In this study, serial observations were collected (from 1 to 6 months) aiming at analyzing the dependence of velocity and extent of symptom resolution on dose. Unfortunately, the follow-up data at 3 and 6 months are sparse to allow a valid statistical analysis. More specifically, the available follow-up data were 55, 33 and 28 at 1, 3 and 6 months, respectively.

Our study has several limitations. First, we did not consider provider-defined toxicity scoring. Nevertheless, we think our approach is reasonable as there is increasing recognition of the importance of patient-reported outcomes [35]. Second, the definition of a significant toxicity was somewhat subjective (e.g., a threshold symptom score increase from baseline). However, this a common approach that has been used by other groups using patient-reported outcomes, and it is reasonable since it inherently acknowledges the importance of considering baseline status [35]. This is particularly important in our setting since many patients with brain metastases requiring WBRT would have received prior systemic therapies that might impact these symptoms. Third, the total number of patients and events was modest. A rule of thumb in modelling is to have 10 events per parameter in the dataset. When this rule breaks, the results show large confidence intervals. However, in our case this is reasonable as the study was prospective, and to our knowledge this is one of the largest studies of its kind to address this issue in the setting of WBRT.

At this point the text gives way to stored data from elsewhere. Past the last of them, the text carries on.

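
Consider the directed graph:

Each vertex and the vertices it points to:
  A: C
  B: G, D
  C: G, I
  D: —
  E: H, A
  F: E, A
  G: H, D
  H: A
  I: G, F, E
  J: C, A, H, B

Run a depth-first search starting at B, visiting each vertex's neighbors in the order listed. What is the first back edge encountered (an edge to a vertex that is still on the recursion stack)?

C->G

DFS from B (visiting each vertex's neighbors in the order listed); mark gray on enter, black on exit:
B gray
  G gray
    H gray
      A gray
        C gray
          C→G: G is gray → back edge
First back edge: C → G.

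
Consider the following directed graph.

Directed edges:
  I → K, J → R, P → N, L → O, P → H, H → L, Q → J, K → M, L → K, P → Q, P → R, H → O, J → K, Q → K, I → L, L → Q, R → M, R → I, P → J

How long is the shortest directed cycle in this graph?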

Finally, it is known that all the existing NTCP models have inherent limitations. These models do not account for biological mechanisms (cell redistribution, re-oxygenation, etc.) that may have an impact on treatment outcome. Further, such models do not consider the spatial distribution of dose, and hence ignore the possibility that there may be particularly-important regions of such “parallel organs” in determining clinical response [39]. Despite these uncertainties, the correlations of the model-based NTCP values with clinical outcome data were fairly good.

Conclusions

In conclusion, we created NTCP models that reasonably-well fit acute parotid and lacrimal gland toxicity after WBRT. These models and their findings may help establish levels of risk for these acute toxicities and help clinicians determine reasonable dosimetric goals to maintain quality of life in patients receiving palliative WBRT. Further investigations are needed to refine/confirm these model-based estimates.